ITGNC Refugees & Asylum Seekers: A forgotten people


The lives of intersex, trans gender and gender non-conforming refugees residing in the country has been one that has been characterized by many life-threatening challenges. Whether in the camps or in the urban areas, these persons live in constant fear and distress.

The 2006 Refugee Act read together with its regulations requires refugees and asylum seekers to reside at the refugee camps where they are accommodated and provided with livelihood support by the UNHCR and other non-governmental organizations. This policy has been mainly promoted by the ideology that the presence of refugees and asylum seekers in the country has resulted into an increase in the terrorist attacks in the country and thus they are considered a threat to national security. The government therefore thought it wise to restrict such persons to camps in a bid to strengthen national security.

This policy has resulted to the camps, namely Daadab and Kakuma, being overly populated with them holding 64% of the 490,000 refugees and asylum seekers residing in Kenya based on a research study conducted in 2016. This population exceeds the minimum number that the camps were meant to hold. Consequently, the camps are overly populated therefore exerting a strain on the already limited resources available. Education, medical and food resources are limited and there is a high reliance on donor funding which is also not always enough.

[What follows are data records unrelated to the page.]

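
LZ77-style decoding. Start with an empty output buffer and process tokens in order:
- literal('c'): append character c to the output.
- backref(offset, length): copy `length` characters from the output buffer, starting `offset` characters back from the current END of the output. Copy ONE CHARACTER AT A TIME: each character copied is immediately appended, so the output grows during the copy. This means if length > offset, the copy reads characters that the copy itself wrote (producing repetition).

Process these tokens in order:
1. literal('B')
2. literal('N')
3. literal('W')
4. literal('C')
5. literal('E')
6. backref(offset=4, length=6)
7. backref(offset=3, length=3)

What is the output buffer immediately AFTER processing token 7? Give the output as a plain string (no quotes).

Token 1: literal('B'). Output: "B"
Token 2: literal('N'). Output: "BN"
Token 3: literal('W'). Output: "BNW"
Token 4: literal('C'). Output: "BNWC"
Token 5: literal('E'). Output: "BNWCE"
Token 6: backref(off=4, len=6) (overlapping!). Copied 'NWCENW' from pos 1. Output: "BNWCENWCENW"
Token 7: backref(off=3, len=3). Copied 'ENW' from pos 8. Output: "BNWCENWCENWENW"

Answer: BNWCENWCENWENW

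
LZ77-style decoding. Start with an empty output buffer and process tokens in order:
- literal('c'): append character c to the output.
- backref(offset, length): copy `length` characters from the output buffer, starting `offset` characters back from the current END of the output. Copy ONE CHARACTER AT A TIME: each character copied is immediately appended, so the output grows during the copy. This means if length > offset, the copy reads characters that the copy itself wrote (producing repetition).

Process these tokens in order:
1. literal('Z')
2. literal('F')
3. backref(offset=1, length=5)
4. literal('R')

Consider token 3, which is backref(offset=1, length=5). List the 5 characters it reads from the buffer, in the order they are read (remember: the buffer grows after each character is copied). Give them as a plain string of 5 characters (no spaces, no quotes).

Token 1: literal('Z'). Output: "Z"
Token 2: literal('F'). Output: "ZF"
Token 3: backref(off=1, len=5). Buffer before: "ZF" (len 2)
  byte 1: read out[1]='F', append. Buffer now: "ZFF"
  byte 2: read out[2]='F', append. Buffer now: "ZFFF"
  byte 3: read out[3]='F', append. Buffer now: "ZFFFF"
  byte 4: read out[4]='F', append. Buffer now: "ZFFFFF"
  byte 5: read out[5]='F', append. Buffer now: "ZFFFFFF"

Answer: FFFFF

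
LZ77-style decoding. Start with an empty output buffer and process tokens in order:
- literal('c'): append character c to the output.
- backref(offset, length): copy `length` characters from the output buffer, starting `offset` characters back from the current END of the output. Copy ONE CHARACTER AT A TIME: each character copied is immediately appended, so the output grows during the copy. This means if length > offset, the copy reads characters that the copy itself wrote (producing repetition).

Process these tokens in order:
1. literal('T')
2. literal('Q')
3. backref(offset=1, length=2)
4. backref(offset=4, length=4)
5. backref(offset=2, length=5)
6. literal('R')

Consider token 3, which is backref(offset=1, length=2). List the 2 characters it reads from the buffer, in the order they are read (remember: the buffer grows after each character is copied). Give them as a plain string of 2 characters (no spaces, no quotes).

Answer: QQ

Derivation:
Token 1: literal('T'). Output: "T"
Token 2: literal('Q'). Output: "TQ"
Token 3: backref(off=1, len=2). Buffer before: "TQ" (len 2)
  byte 1: read out[1]='Q', append. Buffer now: "TQQ"
  byte 2: read out[2]='Q', append. Buffer now: "TQQQ"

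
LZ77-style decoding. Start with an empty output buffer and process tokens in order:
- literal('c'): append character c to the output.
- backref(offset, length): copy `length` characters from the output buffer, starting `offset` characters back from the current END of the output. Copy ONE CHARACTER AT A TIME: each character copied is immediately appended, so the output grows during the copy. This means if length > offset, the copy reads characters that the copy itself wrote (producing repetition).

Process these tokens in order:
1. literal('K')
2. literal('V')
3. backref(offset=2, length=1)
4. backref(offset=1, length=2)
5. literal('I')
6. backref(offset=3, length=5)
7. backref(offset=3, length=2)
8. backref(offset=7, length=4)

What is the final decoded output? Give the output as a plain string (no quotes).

Answer: KVKKKIKKIKKIKKKIK

Derivation:
Token 1: literal('K'). Output: "K"
Token 2: literal('V'). Output: "KV"
Token 3: backref(off=2, len=1). Copied 'K' from pos 0. Output: "KVK"
Token 4: backref(off=1, len=2) (overlapping!). Copied 'KK' from pos 2. Output: "KVKKK"
Token 5: literal('I'). Output: "KVKKKI"
Token 6: backref(off=3, len=5) (overlapping!). Copied 'KKIKK' from pos 3. Output: "KVKKKIKKIKK"
Token 7: backref(off=3, len=2). Copied 'IK' from pos 8. Output: "KVKKKIKKIKKIK"
Token 8: backref(off=7, len=4). Copied 'KKIK' from pos 6. Output: "KVKKKIKKIKKIKKKIK"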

For Intersex, Trans gender and Gender Non-Conforming refugees and asylum seekers at the camps, life there is not always conducive. They constantly face security threats and violence attacks from other refugees and the neighbouring communities. A 2021 report by the Organization for Refugee, Asylum & Migration (ORAM) found that 100% of transgender persons at Kakuma have experienced physical assault. To help solve this, the UNHCR resorts to moving victims of such violence to protection zones in the camp. Such zones are no better as they are made up of a small field filled with plastic tents with no basic facilities like kitchens. Moreover, ITGNC refugees and asylum seekers are harassed and condemned by the other vulnerable refugees held at such zones. The violence cycle is therefore an unending one resulting to psychological, emotional and physical torment. This coupled up with ineffective protection measures leads to most ITGNC refugees applying for exemption and where it fails, they often flee without permission.

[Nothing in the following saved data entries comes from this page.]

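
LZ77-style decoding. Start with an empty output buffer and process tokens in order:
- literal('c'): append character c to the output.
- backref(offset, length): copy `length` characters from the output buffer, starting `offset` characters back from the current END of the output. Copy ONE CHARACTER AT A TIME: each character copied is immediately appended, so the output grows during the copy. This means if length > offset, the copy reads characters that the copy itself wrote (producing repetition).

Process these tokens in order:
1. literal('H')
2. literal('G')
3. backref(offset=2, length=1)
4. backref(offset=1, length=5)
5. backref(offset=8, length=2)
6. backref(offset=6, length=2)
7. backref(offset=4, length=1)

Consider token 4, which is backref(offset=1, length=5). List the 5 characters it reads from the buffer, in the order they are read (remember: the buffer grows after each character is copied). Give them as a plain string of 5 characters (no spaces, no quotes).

Token 1: literal('H'). Output: "H"
Token 2: literal('G'). Output: "HG"
Token 3: backref(off=2, len=1). Copied 'H' from pos 0. Output: "HGH"
Token 4: backref(off=1, len=5). Buffer before: "HGH" (len 3)
  byte 1: read out[2]='H', append. Buffer now: "HGHH"
  byte 2: read out[3]='H', append. Buffer now: "HGHHH"
  byte 3: read out[4]='H', append. Buffer now: "HGHHHH"
  byte 4: read out[5]='H', append. Buffer now: "HGHHHHH"
  byte 5: read out[6]='H', append. Buffer now: "HGHHHHHH"

Answer: HHHHH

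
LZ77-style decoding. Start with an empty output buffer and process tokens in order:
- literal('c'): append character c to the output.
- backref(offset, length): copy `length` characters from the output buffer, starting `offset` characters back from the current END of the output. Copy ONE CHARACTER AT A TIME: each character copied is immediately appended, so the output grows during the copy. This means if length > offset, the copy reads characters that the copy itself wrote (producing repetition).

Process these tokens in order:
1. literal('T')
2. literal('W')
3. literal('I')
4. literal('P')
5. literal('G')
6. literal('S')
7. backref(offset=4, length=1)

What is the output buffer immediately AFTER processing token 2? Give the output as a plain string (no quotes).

Answer: TW

Derivation:
Token 1: literal('T'). Output: "T"
Token 2: literal('W'). Output: "TW"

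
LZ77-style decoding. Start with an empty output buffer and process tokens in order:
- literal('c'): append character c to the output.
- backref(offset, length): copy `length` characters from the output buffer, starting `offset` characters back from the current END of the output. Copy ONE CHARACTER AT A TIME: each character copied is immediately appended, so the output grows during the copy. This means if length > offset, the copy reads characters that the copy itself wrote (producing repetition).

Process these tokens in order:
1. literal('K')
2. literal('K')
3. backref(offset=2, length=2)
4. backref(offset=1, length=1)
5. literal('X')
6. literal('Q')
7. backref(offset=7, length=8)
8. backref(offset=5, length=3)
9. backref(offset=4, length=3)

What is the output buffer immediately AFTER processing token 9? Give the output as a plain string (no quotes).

Token 1: literal('K'). Output: "K"
Token 2: literal('K'). Output: "KK"
Token 3: backref(off=2, len=2). Copied 'KK' from pos 0. Output: "KKKK"
Token 4: backref(off=1, len=1). Copied 'K' from pos 3. Output: "KKKKK"
Token 5: literal('X'). Output: "KKKKKX"
Token 6: literal('Q'). Output: "KKKKKXQ"
Token 7: backref(off=7, len=8) (overlapping!). Copied 'KKKKKXQK' from pos 0. Output: "KKKKKXQKKKKKXQK"
Token 8: backref(off=5, len=3). Copied 'KKX' from pos 10. Output: "KKKKKXQKKKKKXQKKKX"
Token 9: backref(off=4, len=3). Copied 'KKK' from pos 14. Output: "KKKKKXQKKKKKXQKKKXKKK"

Answer: KKKKKXQKKKKKXQKKKXKKK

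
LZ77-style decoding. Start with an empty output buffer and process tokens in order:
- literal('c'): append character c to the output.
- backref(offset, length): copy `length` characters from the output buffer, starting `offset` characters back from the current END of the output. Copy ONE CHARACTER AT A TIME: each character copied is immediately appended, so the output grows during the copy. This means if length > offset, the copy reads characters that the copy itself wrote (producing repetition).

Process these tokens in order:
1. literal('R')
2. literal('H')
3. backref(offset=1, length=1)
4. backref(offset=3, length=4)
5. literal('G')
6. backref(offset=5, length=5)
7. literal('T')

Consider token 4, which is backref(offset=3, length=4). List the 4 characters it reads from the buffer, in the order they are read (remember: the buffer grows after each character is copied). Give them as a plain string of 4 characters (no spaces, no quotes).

Token 1: literal('R'). Output: "R"
Token 2: literal('H'). Output: "RH"
Token 3: backref(off=1, len=1). Copied 'H' from pos 1. Output: "RHH"
Token 4: backref(off=3, len=4). Buffer before: "RHH" (len 3)
  byte 1: read out[0]='R', append. Buffer now: "RHHR"
  byte 2: read out[1]='H', append. Buffer now: "RHHRH"
  byte 3: read out[2]='H', append. Buffer now: "RHHRHH"
  byte 4: read out[3]='R', append. Buffer now: "RHHRHHR"

Answer: RHHR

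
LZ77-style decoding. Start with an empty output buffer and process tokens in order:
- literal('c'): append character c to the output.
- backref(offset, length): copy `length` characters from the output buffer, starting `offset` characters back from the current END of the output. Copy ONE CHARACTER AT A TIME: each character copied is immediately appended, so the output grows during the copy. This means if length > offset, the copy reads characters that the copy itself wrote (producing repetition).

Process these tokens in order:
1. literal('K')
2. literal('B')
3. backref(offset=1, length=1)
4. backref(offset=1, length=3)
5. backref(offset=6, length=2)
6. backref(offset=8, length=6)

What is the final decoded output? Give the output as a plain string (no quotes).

Token 1: literal('K'). Output: "K"
Token 2: literal('B'). Output: "KB"
Token 3: backref(off=1, len=1). Copied 'B' from pos 1. Output: "KBB"
Token 4: backref(off=1, len=3) (overlapping!). Copied 'BBB' from pos 2. Output: "KBBBBB"
Token 5: backref(off=6, len=2). Copied 'KB' from pos 0. Output: "KBBBBBKB"
Token 6: backref(off=8, len=6). Copied 'KBBBBB' from pos 0. Output: "KBBBBBKBKBBBBB"

Answer: KBBBBBKBKBBBBB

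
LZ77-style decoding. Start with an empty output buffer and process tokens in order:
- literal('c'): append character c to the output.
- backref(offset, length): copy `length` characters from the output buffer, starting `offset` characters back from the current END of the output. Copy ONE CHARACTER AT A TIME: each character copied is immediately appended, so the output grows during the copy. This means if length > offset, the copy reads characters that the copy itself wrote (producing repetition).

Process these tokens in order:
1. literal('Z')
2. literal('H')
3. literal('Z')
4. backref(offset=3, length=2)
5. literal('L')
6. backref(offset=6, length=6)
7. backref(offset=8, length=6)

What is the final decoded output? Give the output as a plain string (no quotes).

Answer: ZHZZHLZHZZHLHLZHZZ

Derivation:
Token 1: literal('Z'). Output: "Z"
Token 2: literal('H'). Output: "ZH"
Token 3: literal('Z'). Output: "ZHZ"
Token 4: backref(off=3, len=2). Copied 'ZH' from pos 0. Output: "ZHZZH"
Token 5: literal('L'). Output: "ZHZZHL"
Token 6: backref(off=6, len=6). Copied 'ZHZZHL' from pos 0. Output: "ZHZZHLZHZZHL"
Token 7: backref(off=8, len=6). Copied 'HLZHZZ' from pos 4. Output: "ZHZZHLZHZZHLHLZHZZ"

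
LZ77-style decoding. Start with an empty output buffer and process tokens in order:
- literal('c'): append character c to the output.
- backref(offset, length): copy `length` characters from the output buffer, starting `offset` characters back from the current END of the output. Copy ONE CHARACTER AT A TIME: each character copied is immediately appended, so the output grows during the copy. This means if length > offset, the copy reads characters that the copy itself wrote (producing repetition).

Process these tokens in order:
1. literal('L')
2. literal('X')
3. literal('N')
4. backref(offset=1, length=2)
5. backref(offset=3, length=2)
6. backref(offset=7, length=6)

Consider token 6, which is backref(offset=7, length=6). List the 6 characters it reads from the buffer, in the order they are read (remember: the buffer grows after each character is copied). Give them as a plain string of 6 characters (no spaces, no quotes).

Token 1: literal('L'). Output: "L"
Token 2: literal('X'). Output: "LX"
Token 3: literal('N'). Output: "LXN"
Token 4: backref(off=1, len=2) (overlapping!). Copied 'NN' from pos 2. Output: "LXNNN"
Token 5: backref(off=3, len=2). Copied 'NN' from pos 2. Output: "LXNNNNN"
Token 6: backref(off=7, len=6). Buffer before: "LXNNNNN" (len 7)
  byte 1: read out[0]='L', append. Buffer now: "LXNNNNNL"
  byte 2: read out[1]='X', append. Buffer now: "LXNNNNNLX"
  byte 3: read out[2]='N', append. Buffer now: "LXNNNNNLXN"
  byte 4: read out[3]='N', append. Buffer now: "LXNNNNNLXNN"
  byte 5: read out[4]='N', append. Buffer now: "LXNNNNNLXNNN"
  byte 6: read out[5]='N', append. Buffer now: "LXNNNNNLXNNNN"

Answer: LXNNNN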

Section 35A of the (Reception, Registration and Adjudication) Regulations provides that a refugee or an asylum seeker who wish to reside outside a designated refugee camp shall apply to the Commissioner for Refugee Affairs for an Exemption. In practice, the exemption process is manned by a combined effort of RAS and UNHCR. The person desiring relocation approaches the protection officer at the camp and states their case. If the officer deems the case merited, for relocation, they forward the file to the commissioner to have the change of residence effected on that person’s documents. The refugee or asylum seeker is given an exemption letter valid for 3 months pending the change. An application for exemption is determined on a case-to-case basis and there is no policy that guides this process. Sometimes the officer refers a case to the UNHCR which may recommend an exemption taking into account whether one requires specialized medical care, or access to higher education or they are facing serious protection threats at the camp.

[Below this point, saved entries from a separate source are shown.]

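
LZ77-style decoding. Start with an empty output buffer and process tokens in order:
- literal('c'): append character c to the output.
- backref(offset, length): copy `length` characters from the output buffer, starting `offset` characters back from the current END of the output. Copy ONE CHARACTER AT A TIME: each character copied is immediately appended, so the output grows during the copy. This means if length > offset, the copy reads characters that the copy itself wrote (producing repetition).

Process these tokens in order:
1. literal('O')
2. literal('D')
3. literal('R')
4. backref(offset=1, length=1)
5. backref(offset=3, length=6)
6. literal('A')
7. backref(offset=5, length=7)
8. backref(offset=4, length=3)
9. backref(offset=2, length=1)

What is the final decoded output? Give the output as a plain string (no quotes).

Token 1: literal('O'). Output: "O"
Token 2: literal('D'). Output: "OD"
Token 3: literal('R'). Output: "ODR"
Token 4: backref(off=1, len=1). Copied 'R' from pos 2. Output: "ODRR"
Token 5: backref(off=3, len=6) (overlapping!). Copied 'DRRDRR' from pos 1. Output: "ODRRDRRDRR"
Token 6: literal('A'). Output: "ODRRDRRDRRA"
Token 7: backref(off=5, len=7) (overlapping!). Copied 'RDRRARD' from pos 6. Output: "ODRRDRRDRRARDRRARD"
Token 8: backref(off=4, len=3). Copied 'RAR' from pos 14. Output: "ODRRDRRDRRARDRRARDRAR"
Token 9: backref(off=2, len=1). Copied 'A' from pos 19. Output: "ODRRDRRDRRARDRRARDRARA"

Answer: ODRRDRRDRRARDRRARDRARA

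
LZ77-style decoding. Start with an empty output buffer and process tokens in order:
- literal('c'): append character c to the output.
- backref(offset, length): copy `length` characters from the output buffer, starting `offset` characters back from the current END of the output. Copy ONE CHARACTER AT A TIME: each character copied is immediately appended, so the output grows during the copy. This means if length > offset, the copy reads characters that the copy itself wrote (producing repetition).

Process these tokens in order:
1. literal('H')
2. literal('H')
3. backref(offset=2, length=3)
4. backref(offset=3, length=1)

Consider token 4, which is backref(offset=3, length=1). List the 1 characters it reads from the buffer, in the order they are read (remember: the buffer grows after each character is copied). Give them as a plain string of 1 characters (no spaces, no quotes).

Token 1: literal('H'). Output: "H"
Token 2: literal('H'). Output: "HH"
Token 3: backref(off=2, len=3) (overlapping!). Copied 'HHH' from pos 0. Output: "HHHHH"
Token 4: backref(off=3, len=1). Buffer before: "HHHHH" (len 5)
  byte 1: read out[2]='H', append. Buffer now: "HHHHHH"

Answer: H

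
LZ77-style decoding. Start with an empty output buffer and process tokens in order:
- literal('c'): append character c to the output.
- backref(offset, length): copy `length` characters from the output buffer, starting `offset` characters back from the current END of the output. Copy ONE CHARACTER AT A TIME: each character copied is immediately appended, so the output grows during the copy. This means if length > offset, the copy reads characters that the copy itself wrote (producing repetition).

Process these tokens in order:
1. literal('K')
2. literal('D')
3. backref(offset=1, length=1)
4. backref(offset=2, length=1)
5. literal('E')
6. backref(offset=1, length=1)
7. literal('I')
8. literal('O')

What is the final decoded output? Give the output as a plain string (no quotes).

Answer: KDDDEEIO

Derivation:
Token 1: literal('K'). Output: "K"
Token 2: literal('D'). Output: "KD"
Token 3: backref(off=1, len=1). Copied 'D' from pos 1. Output: "KDD"
Token 4: backref(off=2, len=1). Copied 'D' from pos 1. Output: "KDDD"
Token 5: literal('E'). Output: "KDDDE"
Token 6: backref(off=1, len=1). Copied 'E' from pos 4. Output: "KDDDEE"
Token 7: literal('I'). Output: "KDDDEEI"
Token 8: literal('O'). Output: "KDDDEEIO"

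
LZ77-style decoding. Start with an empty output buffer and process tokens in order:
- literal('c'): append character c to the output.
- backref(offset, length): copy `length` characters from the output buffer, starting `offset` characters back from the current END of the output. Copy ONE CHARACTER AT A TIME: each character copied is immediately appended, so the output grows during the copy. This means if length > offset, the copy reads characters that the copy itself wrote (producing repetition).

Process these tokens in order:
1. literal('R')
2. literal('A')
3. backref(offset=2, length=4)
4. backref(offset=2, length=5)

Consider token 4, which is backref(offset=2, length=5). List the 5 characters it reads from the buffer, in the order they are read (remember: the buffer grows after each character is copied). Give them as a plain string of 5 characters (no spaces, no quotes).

Token 1: literal('R'). Output: "R"
Token 2: literal('A'). Output: "RA"
Token 3: backref(off=2, len=4) (overlapping!). Copied 'RARA' from pos 0. Output: "RARARA"
Token 4: backref(off=2, len=5). Buffer before: "RARARA" (len 6)
  byte 1: read out[4]='R', append. Buffer now: "RARARAR"
  byte 2: read out[5]='A', append. Buffer now: "RARARARA"
  byte 3: read out[6]='R', append. Buffer now: "RARARARAR"
  byte 4: read out[7]='A', append. Buffer now: "RARARARARA"
  byte 5: read out[8]='R', append. Buffer now: "RARARARARAR"

Answer: RARAR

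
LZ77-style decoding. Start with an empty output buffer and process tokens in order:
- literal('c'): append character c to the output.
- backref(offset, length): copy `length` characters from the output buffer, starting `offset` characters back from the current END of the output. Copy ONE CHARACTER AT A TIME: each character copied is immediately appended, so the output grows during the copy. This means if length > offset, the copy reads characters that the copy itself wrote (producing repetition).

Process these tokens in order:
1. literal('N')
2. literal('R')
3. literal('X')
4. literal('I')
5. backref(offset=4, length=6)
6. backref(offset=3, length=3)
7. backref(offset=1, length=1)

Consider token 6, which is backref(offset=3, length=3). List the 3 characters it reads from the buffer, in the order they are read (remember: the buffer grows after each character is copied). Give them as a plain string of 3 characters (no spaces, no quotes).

Answer: INR

Derivation:
Token 1: literal('N'). Output: "N"
Token 2: literal('R'). Output: "NR"
Token 3: literal('X'). Output: "NRX"
Token 4: literal('I'). Output: "NRXI"
Token 5: backref(off=4, len=6) (overlapping!). Copied 'NRXINR' from pos 0. Output: "NRXINRXINR"
Token 6: backref(off=3, len=3). Buffer before: "NRXINRXINR" (len 10)
  byte 1: read out[7]='I', append. Buffer now: "NRXINRXINRI"
  byte 2: read out[8]='N', append. Buffer now: "NRXINRXINRIN"
  byte 3: read out[9]='R', append. Buffer now: "NRXINRXINRINR"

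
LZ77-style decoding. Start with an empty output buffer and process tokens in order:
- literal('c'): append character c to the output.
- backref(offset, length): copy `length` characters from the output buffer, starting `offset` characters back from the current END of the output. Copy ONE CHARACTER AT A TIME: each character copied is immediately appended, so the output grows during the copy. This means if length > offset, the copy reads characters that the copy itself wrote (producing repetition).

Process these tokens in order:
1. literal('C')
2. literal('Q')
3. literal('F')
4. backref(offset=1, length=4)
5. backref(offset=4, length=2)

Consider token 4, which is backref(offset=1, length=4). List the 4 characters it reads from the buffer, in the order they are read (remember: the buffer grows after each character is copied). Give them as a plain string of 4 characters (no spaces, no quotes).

Token 1: literal('C'). Output: "C"
Token 2: literal('Q'). Output: "CQ"
Token 3: literal('F'). Output: "CQF"
Token 4: backref(off=1, len=4). Buffer before: "CQF" (len 3)
  byte 1: read out[2]='F', append. Buffer now: "CQFF"
  byte 2: read out[3]='F', append. Buffer now: "CQFFF"
  byte 3: read out[4]='F', append. Buffer now: "CQFFFF"
  byte 4: read out[5]='F', append. Buffer now: "CQFFFFF"

Answer: FFFF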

However, it is not always that applications of ITGNC refugees are successful and most times, they may end up frustrated. In many such cases, these persons usually flee from the camps without such exemption to avoid the constant threats to their lives. Moreover, those whose applications are approved are given a temporary pass and have to wait long periods to have the residential areas in their documents changed. In essence, both are forced to navigate urban areas with documentation that place them at the camp which puts them at high risk and experience many challenges.

Without urban documentation, these refugees and asylum seekers struggle with restricted access to services and activities that require official identity documents, like banking services. Lack of documentation also exacerbates refugees’ encounters with police, including harassment and demands for bribes. In some cases, they face documentation-related criminal charges. This makes them restrict their movement and confine themselves to specific places. Undoubtedly, “If you don’t have a document, you don’t have freedom of movement.”

The lack of urban documentation also renders such refugees and asylum seekers ineligible for assistance provided by civil society organizations. Some charitable and humanitarian organisations that work with urban refugees require refugees to hold an alien card or mandate certificate to be eligible for the services or assistance they offer. One NGO that has provided scholarships for refugees to enter tertiary education, for example, has required that applicants have either an alien card or mandate certificate.

Life in the urban areas is therefore not any better from the one at the camps. There is therefore a need to set up measures and come up with regulations to ensure that ITGNC refugees are safe whether in the camps or urban areas and that they have proper documents at all times. Each of us is a book waiting to be written, and that book, if written, results in a person explained. ITGNC refugees and asylum seekers should therefore be treated with dignity and as normal human beings which they are.